In the budget of 2021, a new provision was inserted to provide for a higher tax deduction at source (TDS) rate from payments to persons who have not filed their returns of income (non-filers). Section 206AB becomes applicable to people who haven’t filed their income tax returns. Section 206AB requires tax to be deducted at source under the provisions of this Chapter on any sum or income or amount paid, or payable or credited, by a person to a specified person, at higher of the following rates –

  • at twice the rate prescribed in the relevant provisions of the Act;
  • at twice the rate or rates in force i.e., the rate mentioned in the Finance Act; or
  • at 5%

However, section 206AB is not applicable in case of tax deductible at source under sections 192, 192A, 194B, 194BA, 194BB, 194-IA, 194-IB, 194LBC, 194M and 194N. (2) In case the provisions of section 206AA are also applicable to the specified person, in addition to the provisions of this section, then, tax is required to be deducted at higher of the two rates provided in section 206AA and section 206AB.

At the time of deduction of tax, it is pertinent for the tax deductor to verify on the reporting portal to verify whether the payee falls within the ambit of this section. The deductor, can check for this on an individual deductee basis or using the bulk verification facility available on the portal.

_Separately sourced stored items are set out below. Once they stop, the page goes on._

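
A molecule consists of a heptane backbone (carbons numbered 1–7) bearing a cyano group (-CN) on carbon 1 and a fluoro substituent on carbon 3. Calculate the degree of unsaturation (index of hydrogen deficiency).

Atom tally by fragment:
  NCCH2 → C:2 H:2 N:1
  CH2 → C:1 H:2
  CH(F) → C:1 H:1 F:1
  CH2 → C:1 H:2
  CH2 → C:1 H:2
  CH2 → C:1 H:2
  CH3 → C:1 H:3
Element totals:
  C: 8
  H: 14
  F: 1
  N: 1
Molecular formula: C8H14FN.
DoU = (2C + 2 + N − H − X) / 2 = (2·8 + 2 + 1 − 14 − 1) / 2 = 2.

2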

Specified person means a person who has not furnished the return of income –

  • for the assessment year relevant to the previous year immediately preceding the financial year in which tax is required to be deducted, for which the time limit for furnishing the return of income under section 139(1) has expired and
  • the aggregate of tax deducted at source and tax collected at source in his case is Rs. 50,000 or more in the said previous year.

However, the specified person does not include a non-resident who does not have a permanent establishment in India or a person and who is not required to furnish the return of income for the assessment year relevant to the previous year and is notified by the Central Government.